— A Classic — Includes Active Table of Contents — Includes Religious Illustrations
“After the conviction and condemnation of the Pelagian heresy with its authors by the bishops of the Church of Rome,—first Innocent, and then Zosimus,—with the co-operation of letters of African councils, I wrote two books against them: one On the Grace of Christ, and the other On Original Sin. The work began with the following words: How greatly we rejoice on account of your bodily, and, above all, because of your Spiritual welfare.’“
Early church father and philosopher Saint Augustine served from 396 as the bishop of Hippo in present-day Algeria and through such writings as the autobiographical Confessions in 397 and the voluminous City of God from 413 to 426 profoundly influenced Christianity, argued against Manichaeism and Donatism, and helped to establish the doctrine of original sin.
An Augustinian follows the principles and doctrines of Saint Augustine.
People also know Aurelius Augustinus in English of Regius (Annaba). From the Africa province of the Roman Empire, people generally consider this Latin theologian of the greatest thinkers of all times. He very developed the west. According to Jerome, a contemporary, Augustine renewed "the ancient Faith."
The Neo-Platonism of Plotinus afterward heavily weighed his years. After conversion and his baptism in 387, Augustine developed his own approach to theology and accommodated a variety of methods and different perspectives.

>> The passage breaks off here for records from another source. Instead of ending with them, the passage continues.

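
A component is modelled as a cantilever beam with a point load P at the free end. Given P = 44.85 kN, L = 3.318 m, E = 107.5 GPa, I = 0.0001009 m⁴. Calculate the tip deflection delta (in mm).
Model: a cantilever beam with a point load P at the free end, so delta = (P·L^3) / (3·E·I).
Convert to SI units:
  P = 44.85 kN = 44850 N
  E = 107.5 GPa = 1.075 × 10¹¹ Pa
Substitute:
  delta = (44850 × 3.318^3) / (3 × (1.075 × 10¹¹) × 0.0001009)
  delta = 0.05035 m
Convert: delta = 0.05035 m = 50.35 mm
Final answer: delta = 50.35 mm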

He believed in the indispensable grace to human freedom and framed the concept of just war. When the Western Roman Empire started to disintegrate from the material earth, Augustine developed the concept of the distinct Catholic spirituality in a book of the same name. He thought the medieval worldview. Augustine closely identified with the community that worshiped the Trinity. The Catholics and the Anglican communion revere this preeminent doctor. Many Protestants, especially Calvinists, consider his due teaching on salvation and divine grace of the theology of the Reformation. The Eastern Orthodox also consider him. He carries the additional title of blessed. The Orthodox call him "Blessed Augustine" or "Saint Augustine the Blessed."
Another of Augustine's writings against the Pelagians, as many of his writings, are. This time it is about the Grace of Christ, that the Pelagians deny, other than in our capacity, and not in volition and action. This book sometimes borders to the inspirational and teaching of the true Christian view on this and sometimes less about the Pelagian view. The Pelagian writing excerpts here are quite a few, and Augustine elaborates it on many pages.
The second book here, "On Original Sin" is as the title hints considering the Pelagian view on original sin, if we are born with sin and if sin is present in the womb. It begins quite differently with reports from two synods where these things were discussed, one where the Pelagians were not condemned and the other where they were. After this initial reporting, Augustine turns to the arguments and the view of the Church, and goes on about it for quite a time.